I think most of us are guilty of this, but I used to base my meat purchases solely on price. I never gave any thought to the conditions the animals lived in, what they were fed, or how the were treated. Several years ago I read Michael Pollan’s The Omnivore’s Dilemma and my way of looking at food completely changed. It was a big adjustment... I couldn’t go to Sam’s Club and buy 10lbs of chicken breast for $10 anymore, although at first my wallet wanted me to. This was something that was important to me and I made cuts elsewhere to switch to a diet that included grass fed or pasture raised meats and organic vegetables, whenever possible. Now I try and buy meat and vegetables from local farms and if you’re in the East Tennessee/Western North Carolina Area, you’ve got to visit Hickory Nut Gap Farms!

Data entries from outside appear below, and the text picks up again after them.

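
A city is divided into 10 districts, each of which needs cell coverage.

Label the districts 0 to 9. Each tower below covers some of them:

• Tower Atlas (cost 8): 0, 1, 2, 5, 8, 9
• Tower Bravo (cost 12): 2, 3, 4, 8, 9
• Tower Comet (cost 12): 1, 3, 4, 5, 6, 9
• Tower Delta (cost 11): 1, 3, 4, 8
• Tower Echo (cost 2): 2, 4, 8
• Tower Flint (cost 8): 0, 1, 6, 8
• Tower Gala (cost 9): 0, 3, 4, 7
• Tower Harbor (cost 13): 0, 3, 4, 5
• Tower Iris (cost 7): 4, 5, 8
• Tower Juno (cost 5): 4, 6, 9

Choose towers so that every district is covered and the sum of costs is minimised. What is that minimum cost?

Atlas, Gala, Juno together cover every district (Atlas ∪ Gala ∪ Juno = {0, 1, 2, 3, 4, 5, 6, 7, 8, 9}); total cost 8 + 9 + 5 = 22.
The greedy pick Echo, Atlas, Gala, Juno costs 24; no covering selection beats 22.

22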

The hardest part of this recipe is making an omelet in the iron skillet. Luckily I inherited a small iron skillet from my grandmother that is as slick as any non-stick and works great for omelets.
If you don’t have a skillet that is as conducive to omelet making feel free to use a Green Pan or just scramble some eggs and pour the gravy over top. It's also delicious with some Keto Breakfast "Potatoes" on the side!
One other tip to consider when making the gravy is the amount of time you allow the almond flour to brown before adding the milk. My mother’s version didn’t allot much time for the flour to brown and it was much lighter compared to both my grandmother’s. So experiment with the times to figure out just how you like it. What foods from your childhood have you had to make modifications to so they are keto? Let me know in the comments section.
Check out these other resources to read more about the importance of grass-fed/pasture-raised meats and where to find them locally:
SOUTHERN SAUSAGE GRAVY OMELET
This omelet is stuffed with a low-carb keto sausage gravy for one delicious breakfast reminiscent of my childhood.
- 2 ounces breakfast pork sausage
- 1 1/2 tablespoons almond flour
- 1 1/2 cups unsweetened almond milk
- 1/2 tablespoon unsalted butter
- 3 large eggs
- Place the sausage in a large skillet over medium high heat. Cook until the sausage is browned crumbling with the back of a wooden spoon.
- Sprinkle in the almond flour and mix together to form a paste. Pour in the milk and simmer until your desired thickness is reached.
- In a small well seasoned skillet (or eco non-stick skillet such as a Green Pan) heat the butter until melted over low heat. Whisk the eggs together in a small jar and pour into the skillet. Cook 2-3 minutes until set. Pour the gravy onto half and gently fold the egg over to form an omelet. Serve with sliced tomatoes or Keto Breakfast "Potatoes" (link in post).